Methods: Three hundred consecutive patients undergoing Total Knee Arthroplasty (TKA) in Royal Infirmary of Edinburgh received patient specific kneeling ability questionnaires along with the Oxford Knee Score (OKS) preoperatively and one year after surgery. The ‘kneeling ability questionnaire was constructed to determine: (1) The ability to adopt one or more of 4 kneeling positions demonstrated in 4 simple illustrations rated on a 4-point Likert scale (0= Impossible, 1=with extreme difficulty, 2=with moderate difficulty, 3=with little difficulty, 4=Easily) pre-operatively and one-year postoperative. The kneeling positions represent different degrees of knee flexion and knee contact with the ground. (2) If unable to kneel, the reason for the inability to kneel. (3) Specific instructions about kneeling given by health care professionals before and after surgery.
Results: 251 patients (147 women and 104 men) responded and completed the questionnaires (response rate 84%). The main reasons for kneeling difficulties were pain (111/251), medical problems (77/251), and numbness around the knee (41/251). Most of the patients (147/251 i.e., 63.6%), received advice regarding kneeling before or after TKA; 132 patients (59%) were advised not to kneel after TKAs from the arthroplasty nurse practitioner, 45 patients (20%) received the advice not to kneel after TKAs from their consultants, 29 patients (13%) received the advice not to kneel from their GPs and 9 patients (4%) received the advice not to kneel from their physiotherapists. One hundred and eighty three patients responded to both OKS kneeling question and the kneeling questionnaire preoperatively, and one year after surgery, 15 patients could kneel easily before TKA, this number decreased to 5 patients after TKA; on the other hand 51 patients answered impossible to kneel before TKA and this number increased to 72 patients after TKA. The positive correlation noticed between the OKS kneeling question and the kneeling questionnaire responses showed the strong correlation with the upright kneeling patterns. The data suggest that a high percentage of TKA patients experience postoperative kneeling difficulties. 96% of patients responded that were advised by a health care professionals not to kneel.

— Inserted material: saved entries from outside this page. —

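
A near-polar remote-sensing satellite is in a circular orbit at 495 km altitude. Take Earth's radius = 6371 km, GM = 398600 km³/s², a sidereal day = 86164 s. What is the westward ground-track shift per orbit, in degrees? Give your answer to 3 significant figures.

Semi-major axis a = 6371 + 495 = 6866 km. Period T = 2π√(a³/μ) = 2π√(6866³/398600) = 5662.0 s = 94.37 min.
During one orbit Earth rotates (5662.0 / 86164) × 360° = 23.66°.

23.7°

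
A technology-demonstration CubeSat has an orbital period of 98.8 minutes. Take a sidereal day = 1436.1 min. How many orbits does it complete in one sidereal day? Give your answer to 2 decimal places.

T = 98.8 min = 5928.0 s.
Orbits per sidereal day = 86166 / 5928.0 = 14.535.

14.54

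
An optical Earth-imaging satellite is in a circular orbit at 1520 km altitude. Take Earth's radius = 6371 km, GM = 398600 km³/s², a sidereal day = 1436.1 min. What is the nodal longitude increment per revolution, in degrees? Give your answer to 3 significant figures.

Semi-major axis a = 6371 + 1520 = 7891 km. Period T = 2π√(a³/μ) = 2π√(7891³/398600) = 6976.0 s = 116.27 min.
During one orbit Earth rotates (6976.0 / 86166) × 360° = 29.15°.

29.1°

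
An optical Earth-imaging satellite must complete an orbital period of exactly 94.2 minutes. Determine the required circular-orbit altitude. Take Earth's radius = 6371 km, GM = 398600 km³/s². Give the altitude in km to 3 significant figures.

487 km

T = 94.2 min = 5652.0 s.
From T = 2π√(a³/μ): a = (μ T²/4π²)^(1/3) = (398600 × 5652.0² / 4π²)^(1/3) = 6858 km.
Altitude h = a − R = 6858 − 6371 = 487 km.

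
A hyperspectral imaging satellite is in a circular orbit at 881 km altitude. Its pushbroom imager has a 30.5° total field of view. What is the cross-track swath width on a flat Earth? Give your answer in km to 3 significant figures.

Half-angle = 30.5°/2 = 15.25°.
Swath width ≈ 2h·tan(θ/2) = 2 × 881 × tan(15.25°) = 480.4 km.

480 km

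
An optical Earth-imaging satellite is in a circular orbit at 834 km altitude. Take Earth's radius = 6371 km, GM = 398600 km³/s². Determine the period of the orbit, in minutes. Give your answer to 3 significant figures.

101 min

Semi-major axis a = 6371 + 834 = 7205 km. Period T = 2π√(a³/μ) = 2π√(7205³/398600) = 6086.4 s = 101.44 min.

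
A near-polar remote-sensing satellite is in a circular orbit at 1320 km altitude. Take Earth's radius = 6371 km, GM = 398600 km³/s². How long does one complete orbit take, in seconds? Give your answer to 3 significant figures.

6710 seconds

Semi-major axis a = 6371 + 1320 = 7691 km. Period T = 2π√(a³/μ) = 2π√(7691³/398600) = 6712.5 s = 111.88 min.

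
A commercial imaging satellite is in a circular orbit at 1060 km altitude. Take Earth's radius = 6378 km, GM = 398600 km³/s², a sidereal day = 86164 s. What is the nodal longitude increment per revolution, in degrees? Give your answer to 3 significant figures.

26.7°

Semi-major axis a = 6378 + 1060 = 7438 km. Period T = 2π√(a³/μ) = 2π√(7438³/398600) = 6384.0 s = 106.40 min.
During one orbit Earth rotates (6384.0 / 86164) × 360° = 26.67°.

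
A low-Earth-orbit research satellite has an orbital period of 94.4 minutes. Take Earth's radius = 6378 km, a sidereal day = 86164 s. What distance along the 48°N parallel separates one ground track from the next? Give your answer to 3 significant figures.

T = 94.4 min = 5664.0 s.
Node shift per orbit = (5664.0/86164) × 360° = 23.66°.
Equatorial spacing = 23.66 × 111.3 km/° = 2634 km.
At 48° latitude, spacing = 2634 × cos(48°) = 1763 km.

1760 km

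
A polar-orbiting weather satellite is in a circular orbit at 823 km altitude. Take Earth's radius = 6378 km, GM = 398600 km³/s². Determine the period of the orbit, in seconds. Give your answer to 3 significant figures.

Semi-major axis a = 6378 + 823 = 7201 km. Period T = 2π√(a³/μ) = 2π√(7201³/398600) = 6081.4 s = 101.36 min.

6080 seconds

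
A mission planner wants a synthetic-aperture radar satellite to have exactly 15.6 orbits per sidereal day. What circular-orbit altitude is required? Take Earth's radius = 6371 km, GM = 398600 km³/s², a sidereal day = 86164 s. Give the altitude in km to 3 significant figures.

382 km

Required period T = 86164 / 15.6 = 5523.3 s.
From T = 2π√(a³/μ): a = (μ T²/4π²)^(1/3) = (398600 × 5523.3² / 4π²)^(1/3) = 6753 km.
Altitude h = a − R = 6753 − 6371 = 382 km.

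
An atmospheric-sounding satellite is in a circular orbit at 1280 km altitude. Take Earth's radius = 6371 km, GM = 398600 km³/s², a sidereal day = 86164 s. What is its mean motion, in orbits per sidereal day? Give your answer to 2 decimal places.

12.94

Semi-major axis a = 6371 + 1280 = 7651 km. Period T = 2π√(a³/μ) = 2π√(7651³/398600) = 6660.2 s = 111.00 min.
Orbits per sidereal day = 86164 / 6660.2 = 12.937.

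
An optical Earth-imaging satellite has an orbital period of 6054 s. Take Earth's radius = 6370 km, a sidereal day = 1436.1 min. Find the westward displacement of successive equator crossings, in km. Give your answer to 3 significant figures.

2810 km

During one orbit Earth rotates (6054.0 / 86166) × 360° = 25.29°.
At the equator that is 25.29° × (2π·6370/360) km/° = 25.29 × 111.2 = 2812 km.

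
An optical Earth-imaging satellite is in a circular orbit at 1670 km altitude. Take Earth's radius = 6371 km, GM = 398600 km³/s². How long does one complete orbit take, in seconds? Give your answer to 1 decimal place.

Semi-major axis a = 6371 + 1670 = 8041 km. Period T = 2π√(a³/μ) = 2π√(8041³/398600) = 7175.9 s = 119.60 min.

7175.9 seconds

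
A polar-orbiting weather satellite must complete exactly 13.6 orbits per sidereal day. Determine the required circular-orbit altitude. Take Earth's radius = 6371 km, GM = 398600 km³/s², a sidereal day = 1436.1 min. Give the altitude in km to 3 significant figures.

Required period T = 86166 / 13.6 = 6335.7 s.
From T = 2π√(a³/μ): a = (μ T²/4π²)^(1/3) = (398600 × 6335.7² / 4π²)^(1/3) = 7400 km.
Altitude h = a − R = 7400 − 6371 = 1029 km.

1030 km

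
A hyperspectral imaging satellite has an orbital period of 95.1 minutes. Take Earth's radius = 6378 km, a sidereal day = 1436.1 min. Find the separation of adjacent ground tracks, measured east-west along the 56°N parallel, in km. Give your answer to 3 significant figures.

T = 95.1 min = 5706.0 s.
Node shift per orbit = (5706.0/86166) × 360° = 23.84°.
Equatorial spacing = 23.84 × 111.3 km/° = 2654 km.
At 56° latitude, spacing = 2654 × cos(56°) = 1484 km.

1480 km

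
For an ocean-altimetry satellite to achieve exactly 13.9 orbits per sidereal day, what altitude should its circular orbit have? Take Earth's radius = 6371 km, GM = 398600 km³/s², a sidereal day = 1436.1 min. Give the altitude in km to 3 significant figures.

923 km

Required period T = 86166 / 13.9 = 6199.0 s.
From T = 2π√(a³/μ): a = (μ T²/4π²)^(1/3) = (398600 × 6199.0² / 4π²)^(1/3) = 7294 km.
Altitude h = a − R = 7294 − 6371 = 923 km.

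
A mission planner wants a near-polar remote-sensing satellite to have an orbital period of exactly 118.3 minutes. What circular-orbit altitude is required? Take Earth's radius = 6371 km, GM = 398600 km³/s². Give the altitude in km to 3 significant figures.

T = 118.3 min = 7098.0 s.
From T = 2π√(a³/μ): a = (μ T²/4π²)^(1/3) = (398600 × 7098.0² / 4π²)^(1/3) = 7983 km.
Altitude h = a − R = 7983 − 6371 = 1612 km.

1610 km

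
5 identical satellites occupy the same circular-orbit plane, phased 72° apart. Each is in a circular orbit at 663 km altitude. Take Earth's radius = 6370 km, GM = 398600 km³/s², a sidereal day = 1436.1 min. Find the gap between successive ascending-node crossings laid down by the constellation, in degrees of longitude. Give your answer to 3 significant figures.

4.90°

Semi-major axis a = 6370 + 663 = 7033 km. Period T = 2π√(a³/μ) = 2π√(7033³/398600) = 5869.8 s = 97.83 min.
Single-satellite node shift = (5869.8/86166) × 360° = 24.52°.
With 5 satellites evenly phased, successive equator crossings are 24.52/5 = 4.905° apart.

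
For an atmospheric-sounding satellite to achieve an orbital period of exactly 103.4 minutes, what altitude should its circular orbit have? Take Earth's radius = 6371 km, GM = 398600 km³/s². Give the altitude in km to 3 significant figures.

926 km

T = 103.4 min = 6204.0 s.
From T = 2π√(a³/μ): a = (μ T²/4π²)^(1/3) = (398600 × 6204.0² / 4π²)^(1/3) = 7297 km.
Altitude h = a − R = 7297 − 6371 = 926 km.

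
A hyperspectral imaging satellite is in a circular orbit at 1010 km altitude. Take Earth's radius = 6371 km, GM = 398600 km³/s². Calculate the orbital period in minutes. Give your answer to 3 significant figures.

Semi-major axis a = 6371 + 1010 = 7381 km. Period T = 2π√(a³/μ) = 2π√(7381³/398600) = 6310.8 s = 105.18 min.

105 min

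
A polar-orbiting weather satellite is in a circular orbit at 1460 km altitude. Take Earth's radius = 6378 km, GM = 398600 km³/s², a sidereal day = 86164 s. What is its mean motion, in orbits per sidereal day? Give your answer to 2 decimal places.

12.48

Semi-major axis a = 6378 + 1460 = 7838 km. Period T = 2π√(a³/μ) = 2π√(7838³/398600) = 6905.9 s = 115.10 min.
Orbits per sidereal day = 86164 / 6905.9 = 12.477.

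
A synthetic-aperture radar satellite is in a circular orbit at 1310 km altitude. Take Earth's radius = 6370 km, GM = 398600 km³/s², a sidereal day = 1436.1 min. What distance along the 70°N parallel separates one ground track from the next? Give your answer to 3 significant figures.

1060 km

Semi-major axis a = 6370 + 1310 = 7680 km. Period T = 2π√(a³/μ) = 2π√(7680³/398600) = 6698.1 s = 111.64 min.
Node shift per orbit = (6698.1/86166) × 360° = 27.98°.
Equatorial spacing = 27.98 × 111.2 km/° = 3111 km.
At 70° latitude, spacing = 3111 × cos(70°) = 1064 km.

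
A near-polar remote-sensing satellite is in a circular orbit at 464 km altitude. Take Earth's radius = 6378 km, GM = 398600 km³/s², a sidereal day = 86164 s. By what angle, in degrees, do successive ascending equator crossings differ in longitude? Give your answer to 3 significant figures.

23.5°

Semi-major axis a = 6378 + 464 = 6842 km. Period T = 2π√(a³/μ) = 2π√(6842³/398600) = 5632.3 s = 93.87 min.
During one orbit Earth rotates (5632.3 / 86164) × 360° = 23.53°.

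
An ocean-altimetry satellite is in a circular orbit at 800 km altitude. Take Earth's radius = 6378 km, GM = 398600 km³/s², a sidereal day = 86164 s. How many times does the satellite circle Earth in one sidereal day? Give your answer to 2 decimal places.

Semi-major axis a = 6378 + 800 = 7178 km. Period T = 2π√(a³/μ) = 2π√(7178³/398600) = 6052.2 s = 100.87 min.
Orbits per sidereal day = 86164 / 6052.2 = 14.237.

14.24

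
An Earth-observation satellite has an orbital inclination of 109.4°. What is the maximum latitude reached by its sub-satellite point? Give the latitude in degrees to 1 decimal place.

Retrograde orbit: the ground track reaches ±(180° − i) = ±(180 − 109.4) = ±70.6°.

70.6°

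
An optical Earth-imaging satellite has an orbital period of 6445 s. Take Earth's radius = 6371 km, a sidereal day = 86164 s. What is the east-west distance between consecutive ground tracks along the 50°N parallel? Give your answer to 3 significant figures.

Node shift per orbit = (6445.0/86164) × 360° = 26.93°.
Equatorial spacing = 26.93 × 111.2 km/° = 2994 km.
At 50° latitude, spacing = 2994 × cos(50°) = 1925 km.

1920 km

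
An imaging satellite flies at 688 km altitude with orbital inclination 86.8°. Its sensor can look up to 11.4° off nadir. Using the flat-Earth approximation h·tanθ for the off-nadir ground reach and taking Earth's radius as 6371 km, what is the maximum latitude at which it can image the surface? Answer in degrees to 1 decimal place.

88.0°

For a prograde orbit the ground track reaches latitude ±i = ±86.8°.
Sensor half-swath on the ground ≈ 688·tan(11.4°) = 139 km = 1.25° of latitude.
Maximum observable latitude ≈ 86.8 + 1.25 = 88.0°.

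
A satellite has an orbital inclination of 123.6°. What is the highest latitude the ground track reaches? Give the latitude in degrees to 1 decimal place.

Retrograde orbit: the ground track reaches ±(180° − i) = ±(180 − 123.6) = ±56.4°.

56.4°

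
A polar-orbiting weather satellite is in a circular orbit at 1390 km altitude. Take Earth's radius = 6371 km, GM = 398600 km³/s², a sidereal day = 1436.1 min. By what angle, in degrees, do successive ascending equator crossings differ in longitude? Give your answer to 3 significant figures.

28.4°

Semi-major axis a = 6371 + 1390 = 7761 km. Period T = 2π√(a³/μ) = 2π√(7761³/398600) = 6804.4 s = 113.41 min.
During one orbit Earth rotates (6804.4 / 86166) × 360° = 28.43°.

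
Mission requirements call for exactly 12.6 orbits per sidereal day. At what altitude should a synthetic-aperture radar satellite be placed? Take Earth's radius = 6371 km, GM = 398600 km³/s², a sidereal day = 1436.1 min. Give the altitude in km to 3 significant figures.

1420 km

Required period T = 86166 / 12.6 = 6838.6 s.
From T = 2π√(a³/μ): a = (μ T²/4π²)^(1/3) = (398600 × 6838.6² / 4π²)^(1/3) = 7787 km.
Altitude h = a − R = 7787 − 6371 = 1416 km.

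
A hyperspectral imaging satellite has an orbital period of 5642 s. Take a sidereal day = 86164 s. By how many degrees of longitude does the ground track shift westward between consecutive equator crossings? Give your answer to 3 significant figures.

23.6°

During one orbit Earth rotates (5642.0 / 86164) × 360° = 23.57°.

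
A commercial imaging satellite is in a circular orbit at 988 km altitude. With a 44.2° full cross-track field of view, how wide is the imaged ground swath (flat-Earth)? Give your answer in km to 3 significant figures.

802 km

Half-angle = 44.2°/2 = 22.1°.
Swath width ≈ 2h·tan(θ/2) = 2 × 988 × tan(22.1°) = 802.4 km.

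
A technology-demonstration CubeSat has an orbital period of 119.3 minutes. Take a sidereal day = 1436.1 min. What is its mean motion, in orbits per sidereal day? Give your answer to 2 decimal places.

12.04

T = 119.3 min = 7158.0 s.
Orbits per sidereal day = 86166 / 7158.0 = 12.038.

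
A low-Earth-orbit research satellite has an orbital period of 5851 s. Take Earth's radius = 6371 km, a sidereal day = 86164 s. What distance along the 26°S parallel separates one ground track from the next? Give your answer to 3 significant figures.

2440 km

Node shift per orbit = (5851.0/86164) × 360° = 24.45°.
Equatorial spacing = 24.45 × 111.2 km/° = 2718 km.
At 26° latitude, spacing = 2718 × cos(26°) = 2443 km.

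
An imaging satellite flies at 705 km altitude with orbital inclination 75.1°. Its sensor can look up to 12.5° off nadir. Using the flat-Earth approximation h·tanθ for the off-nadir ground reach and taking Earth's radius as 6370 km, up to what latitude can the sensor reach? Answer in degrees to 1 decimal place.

76.5°

For a prograde orbit the ground track reaches latitude ±i = ±75.1°.
Sensor half-swath on the ground ≈ 705·tan(12.5°) = 156 km = 1.41° of latitude.
Maximum observable latitude ≈ 75.1 + 1.41 = 76.5°.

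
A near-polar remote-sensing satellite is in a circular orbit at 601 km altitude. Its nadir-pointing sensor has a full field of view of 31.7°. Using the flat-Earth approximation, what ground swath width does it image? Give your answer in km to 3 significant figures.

Half-angle = 31.7°/2 = 15.85°.
Swath width ≈ 2h·tan(θ/2) = 2 × 601 × tan(15.85°) = 341.3 km.

341 km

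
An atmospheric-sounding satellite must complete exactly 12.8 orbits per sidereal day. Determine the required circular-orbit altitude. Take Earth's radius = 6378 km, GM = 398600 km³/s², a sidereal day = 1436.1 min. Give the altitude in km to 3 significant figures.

Required period T = 86166 / 12.8 = 6731.7 s.
From T = 2π√(a³/μ): a = (μ T²/4π²)^(1/3) = (398600 × 6731.7² / 4π²)^(1/3) = 7706 km.
Altitude h = a − R = 7706 − 6378 = 1328 km.

1330 km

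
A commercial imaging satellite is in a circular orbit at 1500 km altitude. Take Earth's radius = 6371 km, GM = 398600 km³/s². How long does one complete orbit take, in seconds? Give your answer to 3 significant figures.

Semi-major axis a = 6371 + 1500 = 7871 km. Period T = 2π√(a³/μ) = 2π√(7871³/398600) = 6949.5 s = 115.83 min.

6950 seconds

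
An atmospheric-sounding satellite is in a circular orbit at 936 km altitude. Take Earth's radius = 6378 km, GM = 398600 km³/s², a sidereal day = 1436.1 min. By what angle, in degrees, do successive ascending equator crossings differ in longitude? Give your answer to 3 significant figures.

Semi-major axis a = 6378 + 936 = 7314 km. Period T = 2π√(a³/μ) = 2π√(7314³/398600) = 6225.1 s = 103.75 min.
During one orbit Earth rotates (6225.1 / 86166) × 360° = 26.01°.

26.0°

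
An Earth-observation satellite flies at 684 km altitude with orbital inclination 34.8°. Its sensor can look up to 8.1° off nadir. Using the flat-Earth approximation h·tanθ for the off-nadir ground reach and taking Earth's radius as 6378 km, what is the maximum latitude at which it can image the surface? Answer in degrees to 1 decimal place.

35.7°

For a prograde orbit the ground track reaches latitude ±i = ±34.8°.
Sensor half-swath on the ground ≈ 684·tan(8.1°) = 97 km = 0.87° of latitude.
Maximum observable latitude ≈ 34.8 + 0.87 = 35.7°.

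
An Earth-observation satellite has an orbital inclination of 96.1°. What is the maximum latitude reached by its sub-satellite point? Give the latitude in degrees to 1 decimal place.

Retrograde orbit: the ground track reaches ±(180° − i) = ±(180 − 96.1) = ±83.9°.

83.9°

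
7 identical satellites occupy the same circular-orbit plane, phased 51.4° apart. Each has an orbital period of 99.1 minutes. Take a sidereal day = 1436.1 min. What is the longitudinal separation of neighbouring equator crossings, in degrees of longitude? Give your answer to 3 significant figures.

3.55°

T = 99.1 min = 5946.0 s.
Single-satellite node shift = (5946.0/86166) × 360° = 24.84°.
With 7 satellites evenly phased, successive equator crossings are 24.84/7 = 3.549° apart.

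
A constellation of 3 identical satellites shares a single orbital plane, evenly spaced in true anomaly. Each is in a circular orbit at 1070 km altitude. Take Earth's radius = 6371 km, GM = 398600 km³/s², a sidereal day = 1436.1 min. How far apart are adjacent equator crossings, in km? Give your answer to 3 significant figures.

989 km

Semi-major axis a = 6371 + 1070 = 7441 km. Period T = 2π√(a³/μ) = 2π√(7441³/398600) = 6387.9 s = 106.47 min.
Single-satellite node shift = (6387.9/86166) × 360° = 26.69°.
With 3 satellites evenly phased, successive equator crossings are 26.69/3 = 8.896° apart.
That is 8.896 × 111.2 = 989 km at the equator.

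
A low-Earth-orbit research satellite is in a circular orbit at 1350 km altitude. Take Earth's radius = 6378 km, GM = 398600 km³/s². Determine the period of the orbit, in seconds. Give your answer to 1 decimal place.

Semi-major axis a = 6378 + 1350 = 7728 km. Period T = 2π√(a³/μ) = 2π√(7728³/398600) = 6761.0 s = 112.68 min.

6761.0 seconds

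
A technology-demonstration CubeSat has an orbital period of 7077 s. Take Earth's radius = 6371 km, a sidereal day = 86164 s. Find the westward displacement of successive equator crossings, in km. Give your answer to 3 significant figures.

During one orbit Earth rotates (7077.0 / 86164) × 360° = 29.57°.
At the equator that is 29.57° × (2π·6371/360) km/° = 29.57 × 111.2 = 3288 km.

3290 km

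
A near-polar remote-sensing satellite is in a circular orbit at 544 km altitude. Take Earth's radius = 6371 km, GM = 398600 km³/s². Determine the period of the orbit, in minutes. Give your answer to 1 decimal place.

Semi-major axis a = 6371 + 544 = 6915 km. Period T = 2π√(a³/μ) = 2π√(6915³/398600) = 5722.7 s = 95.38 min.

95.4 min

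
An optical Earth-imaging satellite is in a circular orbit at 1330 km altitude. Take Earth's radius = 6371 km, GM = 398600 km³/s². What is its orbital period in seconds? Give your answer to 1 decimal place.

Semi-major axis a = 6371 + 1330 = 7701 km. Period T = 2π√(a³/μ) = 2π√(7701³/398600) = 6725.6 s = 112.09 min.

6725.6 seconds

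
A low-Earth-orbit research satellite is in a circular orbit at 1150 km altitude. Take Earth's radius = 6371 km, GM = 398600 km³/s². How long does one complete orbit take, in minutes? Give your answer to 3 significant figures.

Semi-major axis a = 6371 + 1150 = 7521 km. Period T = 2π√(a³/μ) = 2π√(7521³/398600) = 6491.2 s = 108.19 min.

108 min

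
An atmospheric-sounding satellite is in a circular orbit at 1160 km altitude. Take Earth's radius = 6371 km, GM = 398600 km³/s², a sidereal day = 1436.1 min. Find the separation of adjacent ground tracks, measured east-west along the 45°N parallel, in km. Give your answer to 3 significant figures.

2140 km

Semi-major axis a = 6371 + 1160 = 7531 km. Period T = 2π√(a³/μ) = 2π√(7531³/398600) = 6504.1 s = 108.40 min.
Node shift per orbit = (6504.1/86166) × 360° = 27.17°.
Equatorial spacing = 27.17 × 111.2 km/° = 3022 km.
At 45° latitude, spacing = 3022 × cos(45°) = 2137 km.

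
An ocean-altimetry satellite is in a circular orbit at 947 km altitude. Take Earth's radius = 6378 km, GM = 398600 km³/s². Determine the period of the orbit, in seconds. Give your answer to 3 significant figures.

6240 seconds

Semi-major axis a = 6378 + 947 = 7325 km. Period T = 2π√(a³/μ) = 2π√(7325³/398600) = 6239.1 s = 103.99 min.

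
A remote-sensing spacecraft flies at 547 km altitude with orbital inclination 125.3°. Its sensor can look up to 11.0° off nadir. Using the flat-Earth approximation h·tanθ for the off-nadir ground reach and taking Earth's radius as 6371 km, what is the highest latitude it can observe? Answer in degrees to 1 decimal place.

Retrograde orbit: the ground track reaches ±(180° − i) = ±(180 − 125.3) = ±54.7°.
Sensor half-swath on the ground ≈ 547·tan(11.0°) = 106 km = 0.96° of latitude.
Maximum observable latitude ≈ 54.7 + 0.96 = 55.7°.

55.7°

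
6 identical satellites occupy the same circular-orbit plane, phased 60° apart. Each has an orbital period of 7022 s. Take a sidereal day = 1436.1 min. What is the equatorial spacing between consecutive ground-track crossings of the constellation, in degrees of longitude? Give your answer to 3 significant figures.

4.89°

Single-satellite node shift = (7022.0/86166) × 360° = 29.34°.
With 6 satellites evenly phased, successive equator crossings are 29.34/6 = 4.890° apart.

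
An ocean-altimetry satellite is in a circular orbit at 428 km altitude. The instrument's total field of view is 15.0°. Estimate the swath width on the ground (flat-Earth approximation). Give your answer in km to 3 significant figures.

113 km

Half-angle = 15.0°/2 = 7.5°.
Swath width ≈ 2h·tan(θ/2) = 2 × 428 × tan(7.5°) = 112.7 km.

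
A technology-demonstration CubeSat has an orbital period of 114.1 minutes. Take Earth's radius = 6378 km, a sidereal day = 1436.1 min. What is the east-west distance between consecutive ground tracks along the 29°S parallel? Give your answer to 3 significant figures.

2780 km

T = 114.1 min = 6846.0 s.
Node shift per orbit = (6846.0/86166) × 360° = 28.60°.
Equatorial spacing = 28.60 × 111.3 km/° = 3184 km.
At 29° latitude, spacing = 3184 × cos(29°) = 2785 km.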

Conclusion: 1. Kneeling is a problem to many patients after TKA. This may have important consequences for work/religious and social life after TKA. 2. Patients are frequently advised not to kneel after TKA. The higher percentage could be because of miss-understanding of the advice. 3. Kneeling questionnaire correlates well with OKS kneeling question. 4. Kneeling is not a single position of the knee and can be interpreted in different ways by different patients.